Dans les entreprises auxquelles il n’a participé que par ses conseils et par son influence comme dans ses travaux absolument personnels, Baltard s’est donc toujours montré aussi peu enclin à immobiliser l’art qu’à le pousser, par un besoin immodéré du changement, aux essais périlleux ou irréfléchis. La prudence chez lui fut au niveau du zèle, le savoir égal au désir d’innover. Si dans l’application qu’il a faite de cette science et de ce bon vouloir il lui est arrivé de commettre des fautes, si même, aux remarquables qualités qui recommandent son talent, il n’a pas en général joint un goût très pur, un sentiment très délicat de l’ornement, en tant que conséquence directe et rationnelle des formes particulières de la construction, jamais du moins il n’a consenti à ériger en droits les licences de la fantaisie ou en axiome esthétique l’imitation servile des anciens chefs-d’œuvre. Étranger à tous les partis, il a su se tenir à égale distance de tous les extrêmes et, contrairement à des tendances trop communes aujourd’hui, à des engouemens ou à des dédains aussi injustes les uns que les autres, professer le respect du passé sans pour cela tout sacrifier du présent, ni désespérer systématiquement de l’avenir.


HENRI DELABORDE.

  1. Le programme de ce concours était un projet d’École militaire. Outre le premier grand prix remporté par Baltard, deux seconds grands prix furent décernés, dont l’un au futur architecte du nouveau Louvre, M. Lefuel.

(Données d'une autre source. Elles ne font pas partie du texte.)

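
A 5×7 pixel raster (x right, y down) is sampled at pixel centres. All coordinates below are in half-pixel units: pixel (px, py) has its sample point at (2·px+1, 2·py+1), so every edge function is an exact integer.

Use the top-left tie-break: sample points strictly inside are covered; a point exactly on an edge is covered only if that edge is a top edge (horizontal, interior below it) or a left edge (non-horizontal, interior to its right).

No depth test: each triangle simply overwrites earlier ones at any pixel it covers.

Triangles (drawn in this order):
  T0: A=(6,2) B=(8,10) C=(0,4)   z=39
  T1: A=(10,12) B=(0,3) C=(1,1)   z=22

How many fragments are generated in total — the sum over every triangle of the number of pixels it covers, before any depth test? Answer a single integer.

T0:
  2·area = 52
  edge (6, 2)→(8, 10): d=(2,8) right/bottom  bias=-1
  edge (8, 10)→(0, 4): d=(-8,-6) top-left  bias=+0
  edge (0, 4)→(6, 2): d=(6,-2) top-left  bias=+0
    (4,0)@(9, 1): e=[-26,78,0] → .  [on edge]
    (1,1)@(3, 3): e=[26,26,0] → X  [on edge]
    (2,1)@(5, 3): e=[10,38,4] → X
    (3,1)@(7, 3): e=[-6,50,8] → .
    (1,2)@(3, 5): e=[30,10,12] → X
    (3,2)@(7, 5): e=[-2,34,20] → .
    (1,3)@(3, 7): e=[34,-6,24] → .
    (2,3)@(5, 7): e=[18,6,28] → X
    (3,3)@(7, 7): e=[2,18,32] → X
    (4,3)@(9, 7): e=[-14,30,36] → .
    (2,4)@(5, 9): e=[22,-10,40] → .
    (3,4)@(7, 9): e=[6,2,44] → X
  covered (7 px):
    . . . . .
    . X X . .
    . X X . .
    . . X X .
    . . . X .
    . . . . .
    . . . . .
T1:
  2·area = 29
  edge (10, 12)→(0, 3): d=(-10,-9) top-left  bias=+0
  edge (0, 3)→(1, 1): d=(1,-2) top-left  bias=+0
  edge (1, 1)→(10, 12): d=(9,11) right/bottom  bias=-1
    (0,0)@(1, 1): e=[29,0,0] → .  [on edge]
    (0,1)@(1, 3): e=[9,2,18] → X
    (1,1)@(3, 3): e=[27,6,-4] → .
    (0,2)@(1, 5): e=[-11,4,36] → .
    (1,2)@(3, 5): e=[7,8,14] → X
    (2,2)@(5, 5): e=[25,12,-8] → .
    (1,3)@(3, 7): e=[-13,10,32] → .
    (2,3)@(5, 7): e=[5,14,10] → X
    (3,3)@(7, 7): e=[23,18,-12] → .
    (2,4)@(5, 9): e=[-15,16,28] → .
    (3,4)@(7, 9): e=[3,20,6] → X
    (4,4)@(9, 9): e=[21,24,-16] → .
  covered (5 px):
    . . . . .
    X . . . .
    . X . . .
    . . X . .
    . . . X .
    . . . . X
    . . . . .

Final: 12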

  2. Baltard conserva religieusement jusqu’à la fin de sa vie les couverts d’argent qu’Ingres, alors directeur de l’Académie de France, lui avait apportés un jour en lui intimant, d’un ton qui ne permettait pas de réplique, l’ordre de les accepter « comme il les aurait reçus de la main de son père et comme l’obéissance d’ailleurs le lui prescrivait. » Le bienfait méritait d’être d’autant mieux apprécié qu’il se déguisait avec moins d’adresse sous les apparences d’un acte d’autorité. Baltard en fut touché jusqu’au fond du cœur, et, bien peu de temps avant sa mort, c’était encore avec des larmes de reconnaissance dans les yeux qu’il répétait à celui qui écrit ces lignes les paroles naïvement impérieuses par lesquelles Ingres avait entendu vaincre les scrupules de son subordonné et lui interdire d’avance toute objection.
  3. Les choses fort heureusement en restèrent là. Informée des susceptibilités d’Horace Vernet et de l’étrange suite qu’il prétendait y donner, l’ambassade de France se mêla de l’affaire et s’empressa, comme il convenait, de l’arranger.
  4. Aujourd’hui au musée de Rouen.
  5. Il s’agit ici du buste de M. Jourdan, dont le conseil municipal de Troyes venait de confier l’exécution à Simart, et qui est conservé aujourd’hui dans le musée de la ville.
  6. Notice sur l’École de Percier, lue dans la séance publique annuelle de l’Académie des Beaux-Arts le 15 novembre 1873.
  7. Monographie des Halles centrales de Paris, in-folio.
  8. Une épreuve aussi concluante qu’imprévue fut faite en 1870 de l’énorme poids que pouvaient supporter ces constructions si frêles en apparence. Pour l’approvisionnement de Paris, un peu avant le commencement du siège, on entassa sur le sol des Halles, c’est-à-dire au-dessus des voûtes en briques et des points d’appui en fonte établis dans les caves, autant de sacs de blé que le monument tout entier en pouvait contenir. Non-seulement aucun accident grave ne survint, mais on n’eut à constater nulle part la moindre déviation, le moindre fléchissement dans ces points d’appui et dans ces voûtes.